Anyway, I found that Kumar was trying to bring the things that immigrants who travel to new places with passports have to deal with to the foreground, and how their passport is like a book. Or a biography. Not one you would see on A&E or the Biography Channel, and probably not as interesting for the reader. Kumar brings up the immigrant's feelings of shame when looked over by this immigration officer. The officer only makes the connection between the passport and the holder of the passport; makes sure they both match up. For the immigrant, that passport holds their life within it. The passport tells the reader everything there is to know about the holder: birthplace, parents, scars, surgeries, allergies, imprisonments, other travels. The officer probably doesn't know where that city the immigrant lived in is located, or even how to pronounce it. All these things are real to the holder of the passport, but just a story to the officer. An immigrant will feel shame standing there in front of the officer, being looked over like an object. The immigrant will feel shame because there is no understanding between himself and the immigration officer.
Kumar is saying that we have to try to imagine what other people are thinking, especially when they are unsure of their surroundings or are looked down upon for being an immigrant or someone traveling from another country.
I really liked something that Kumar said in the middle of the reading, about migration being all around us as a metaphor. "We all cross frontiers; in that sense, we are all migrant peoples."
Also "Words are our defense against invisibility." Kumar is talking about the migrant worker disappearing into the anonymity of history, as the writer continues on. Words, if they reach the right audience, will continue forever, as great or infamous deeds done by a person live on in history books or news reels or newspapers.
It's also very interesting how Kumar threw in a few pop culture references into the reading, such as the line borrowed from hip-hop artist Rakim: "It ain't where you're from, it's where you're at," and then continues from that line onto the photographs of the experiences of immigrants in the United States.

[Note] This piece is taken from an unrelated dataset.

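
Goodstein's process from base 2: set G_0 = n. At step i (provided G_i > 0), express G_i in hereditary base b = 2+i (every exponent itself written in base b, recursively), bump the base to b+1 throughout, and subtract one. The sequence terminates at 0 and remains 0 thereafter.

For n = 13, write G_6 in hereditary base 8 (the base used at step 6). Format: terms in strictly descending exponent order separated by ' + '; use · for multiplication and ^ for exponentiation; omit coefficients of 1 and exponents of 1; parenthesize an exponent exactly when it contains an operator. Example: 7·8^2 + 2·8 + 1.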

It's funny how Americans, when talking to somebody they assume speaks a different language, will raise their voice as if the person is hard of hearing. Talking louder will not make your language intelligible to someone who doesn't speak that language. It is by language that most people, especially immigrants, are defined, even though (and I never noticed this before) passports do not incorporate what language the passholder speaks into it's critique of your background.

Well, I've kind of jumped around a bit with this article... but that's all I'm going to write for now. I found this article interesting; a lot more interesting than some of the other assignments we've tackled so far.